On 2020-09-12 at 14:07:57 +1000, Cameron Simpson email@example.com wrote:
Dan, I should preface this by saying I don't substantially disagree with you, I just work differently and want to show how and why.
The beauty here is that you have the same pattern of classname.transcribe_value(value) to use whatever binary format you want. And that's a static method because it doesn't need a class or instance for context - it just transcribes the data.
IMO, m.f has less cognitive load than m.X.f, at their definitions and at call sites. Full disclosure: I consider most of Object Oriented Programming to be extraneous cognitive noise.
Whereas I use OOP a lot. Hugely.
Maybe what I needed early on was a good example of a large, well designed OO piece of software to use as a role model.

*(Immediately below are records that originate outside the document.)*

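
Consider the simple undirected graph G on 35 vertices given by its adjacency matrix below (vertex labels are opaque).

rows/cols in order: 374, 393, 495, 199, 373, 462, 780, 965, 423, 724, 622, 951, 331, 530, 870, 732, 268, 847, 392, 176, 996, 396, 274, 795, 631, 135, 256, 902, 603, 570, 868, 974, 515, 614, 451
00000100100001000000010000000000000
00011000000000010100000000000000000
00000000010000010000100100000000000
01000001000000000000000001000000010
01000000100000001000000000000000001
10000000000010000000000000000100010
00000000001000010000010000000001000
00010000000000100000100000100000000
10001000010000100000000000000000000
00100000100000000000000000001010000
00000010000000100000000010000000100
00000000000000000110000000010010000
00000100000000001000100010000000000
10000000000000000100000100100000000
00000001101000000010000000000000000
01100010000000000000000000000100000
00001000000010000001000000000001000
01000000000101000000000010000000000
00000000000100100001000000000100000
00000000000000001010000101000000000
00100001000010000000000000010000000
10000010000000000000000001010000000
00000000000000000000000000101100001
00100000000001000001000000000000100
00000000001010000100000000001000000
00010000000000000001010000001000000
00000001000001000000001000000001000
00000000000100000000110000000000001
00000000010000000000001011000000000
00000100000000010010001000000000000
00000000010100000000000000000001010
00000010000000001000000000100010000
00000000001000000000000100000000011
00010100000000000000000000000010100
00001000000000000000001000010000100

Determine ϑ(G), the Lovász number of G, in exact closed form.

15

Vertex 495 has 4 neighbors: 724, 732, 996, 795.
deg(515) = 4; N(515) = {622, 795, 614, 451}.
deg(795) = 4; N(795) = {495, 530, 176, 515}.
Vertex 274 has 4 neighbors: 256, 603, 570, 451.
deg(v) = 4 for all v (|V|=35); this is K(7,3), the Kneser graph.
Distinct eigenvalues (to 3 d.p.): [4.0, 2.0, -1.0, -3.0].
λ_max=4, λ_min=-3; ϑ = −35·λ_min/(λ_max−λ_min) = 15.
ϑ(G) ≈ 15.000000.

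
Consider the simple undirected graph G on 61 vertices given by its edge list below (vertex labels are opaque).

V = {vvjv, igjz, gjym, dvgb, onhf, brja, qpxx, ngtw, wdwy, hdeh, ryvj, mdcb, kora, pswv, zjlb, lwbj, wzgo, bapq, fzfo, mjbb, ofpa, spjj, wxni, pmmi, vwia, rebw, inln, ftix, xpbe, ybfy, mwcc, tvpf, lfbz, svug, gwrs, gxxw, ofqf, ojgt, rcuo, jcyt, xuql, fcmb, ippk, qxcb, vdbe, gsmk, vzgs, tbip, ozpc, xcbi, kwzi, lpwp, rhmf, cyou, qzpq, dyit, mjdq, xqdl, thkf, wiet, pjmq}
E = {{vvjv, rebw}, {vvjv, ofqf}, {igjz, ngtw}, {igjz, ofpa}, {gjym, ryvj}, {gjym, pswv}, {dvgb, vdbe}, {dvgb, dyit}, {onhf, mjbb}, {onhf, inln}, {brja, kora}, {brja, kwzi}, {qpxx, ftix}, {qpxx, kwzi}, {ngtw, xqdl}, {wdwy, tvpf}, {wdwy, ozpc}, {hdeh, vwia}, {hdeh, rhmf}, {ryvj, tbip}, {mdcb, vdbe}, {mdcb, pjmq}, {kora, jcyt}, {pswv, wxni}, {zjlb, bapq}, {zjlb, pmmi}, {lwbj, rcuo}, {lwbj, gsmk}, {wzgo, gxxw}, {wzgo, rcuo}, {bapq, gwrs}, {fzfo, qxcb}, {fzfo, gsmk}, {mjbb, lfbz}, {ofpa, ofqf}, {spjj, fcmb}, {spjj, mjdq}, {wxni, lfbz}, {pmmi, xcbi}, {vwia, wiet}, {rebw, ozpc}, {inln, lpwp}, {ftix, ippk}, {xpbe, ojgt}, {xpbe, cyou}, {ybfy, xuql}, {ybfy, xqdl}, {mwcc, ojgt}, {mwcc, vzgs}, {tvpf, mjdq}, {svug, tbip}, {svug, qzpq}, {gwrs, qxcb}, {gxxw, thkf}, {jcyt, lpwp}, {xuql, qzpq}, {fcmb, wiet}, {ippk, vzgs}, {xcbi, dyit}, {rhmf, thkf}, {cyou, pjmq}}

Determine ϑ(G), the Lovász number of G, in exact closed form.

61*cos(pi/61)/(cos(pi/61) + 1)

deg(pmmi) = 2; N(pmmi) = {zjlb, xcbi}.
deg(rhmf) = 2; N(rhmf) = {hdeh, thkf}.
N(wzgo) = {gxxw, rcuo}, |N(wzgo)| = 2.
N(cyou) = {xpbe, pjmq}, |N(cyou)| = 2.
61-vertex 2-regular graph: this is C_{61}, the 61-cycle.
spec(A) ≈ [2.0, 1.9894, 1.957711, 1.905271, 1.832634, 1.74057, 1.630057, 1.502264, 1.358547, 1.200429, 1.029586, 0.847829, 0.657085, 0.459375, 0.256797, 0.051496, -0.154351, -0.358562, -0.558971, -0.753456, -0.939953, -1.116487, -1.281186, -1.432304, -1.56824, -1.687551, -1.788974, -1.871434, -1.934055, -1.976176, -1.997348] (distinct, 6 d.p.).
λ_max=2, λ_min=-2*cos(pi/61); ϑ = −61·λ_min/(λ_max−λ_min) = 61*cos(pi/61)/(cos(pi/61) + 1).
≈ 30.4797665 (to 7 d.p.).
30 ≤ 61*cos(pi/61)/(cos(pi/61) + 1) ≤ 31: both strict.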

But the large non-OO systems seemed to be much better (in any number of ways, and please don't mistake me for implying that all non-OO systems are good) than the large OO ones. My habits and opinions are certainly shaped from my experience.
Namespaces are one honking great idea. I¹ have modules, you¹ have classes. We¹ build software. Vive la différence! :-)
In other languages (*cough* Java *cough*), there are no functions outside of classes, and static methods fill that role.
Aye. I agree that is an example where static methods exist for language definition reasons instead of functionality. OTOH, the language design is deliberately like that to force encapsulation as a universal approach, which has its own benefits in terms of side effect limitation and code grouping, so there's an ulterior purpose there.
Encapsulation is a good thing, OO or otherwise. Unless, of course, the code is behind an HTTP server and I can't see it from the outside.